In Bolivia, during the municipal elections on 7 March, citizens demonstrated about allegations of fraud in several cities of the Santa Cruz department. Demonstrators claim that people were being brought in to vote from different regions as a move to rig the elections in favor of the candidates of the Movement for Socialism party (MAS). In the cities of La Belgica, San Ramon, San Jose de Chiquitos, Pailon, and Santa Cruz de la Sierra, demonstrators burned the ballot boxes to express their discontent (El Deber, 9 March 2021).
In Colombia, the government announced it would resume the aerial fumigation of coca crops — the base ingredient of cocaine — with herbicide glyphosate in April this year (Colombia Reports, 9 March 2021). The practice of aerial spraying glyphosate as a counter-drug strategy has destroyed countless acres of legitimate crops across the country, further driving farmers into poverty and forcing them to flee their homes. For this reason, farmers and indigenous communities protested against the potential aerial spraying of coca fields. In Putumayo, Nasa, indigenous people and police forces clashed over the destruction of a coca field that belonged to the community, resulting in one indigenous person injured (Comision Intereclesial de Justicia y Paz, 8 March 2021). Moreover, protesters demand the government’s full implementation of the 2016 Peace Agreement, which includes the introduction of alternative livelihood programs for families who economically depend on illegal plantations. For many farmers in Colombia, the cultivation of crops declared to be illicit represents a fundamental economic survival strategy.
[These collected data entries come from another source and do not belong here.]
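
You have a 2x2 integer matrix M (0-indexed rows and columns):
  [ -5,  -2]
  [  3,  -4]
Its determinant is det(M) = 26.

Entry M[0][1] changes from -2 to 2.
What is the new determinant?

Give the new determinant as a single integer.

det is linear in row 0: changing M[0][1] by delta changes det by delta * cofactor(0,1).
Cofactor C_01 = (-1)^(0+1) * minor(0,1) = -3
Entry delta = 2 - -2 = 4
Det delta = 4 * -3 = -12
New det = 26 + -12 = 14

Answer: 14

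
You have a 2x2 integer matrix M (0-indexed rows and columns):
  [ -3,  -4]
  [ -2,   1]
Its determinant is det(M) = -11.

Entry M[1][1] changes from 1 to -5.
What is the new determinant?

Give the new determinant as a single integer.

Answer: 7

Derivation:
det is linear in row 1: changing M[1][1] by delta changes det by delta * cofactor(1,1).
Cofactor C_11 = (-1)^(1+1) * minor(1,1) = -3
Entry delta = -5 - 1 = -6
Det delta = -6 * -3 = 18
New det = -11 + 18 = 7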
Thus, forced crop eradication campaigns undertaken in the absence of viable alternative livelihoods is viewed as a violation of farmers’ rights (UNODC, 26 September 2011).
In Venezuela, women from several political and social organizations marched in celebration of International Women’s Day on 8 March in several cities across the country. The protesters demand better jobs and education, respect for women’s reproductive rights, and the eradication of violence against women and girls. While covering the women’s protest in the city of Maiquetía, La Guaira, a journalist was arrested by the Venezuelan National Guard (GNB) and imprisoned for four hours. GNB officers had ordered women protesters to leave the site otherwise they would be arrested (ACN, 8 March 2021).
Lastly, in Brazil, labor groups continue to carry out demonstrations against the enforcement of strict lockdown measures during the coronavirus pandemic. Meanwhile, in many cities, the healthcare system has reached its full capacity.This has resulted in the relocation of patients to nearby cities — or, when not feasible, in a higher death rate among coronavirus patients, including young people with no pre-existing conditions (The Brazilian Report, 6 March 2021). As of last week, the country reached nearly 2,000 deaths per day (El País, 9 March 2021).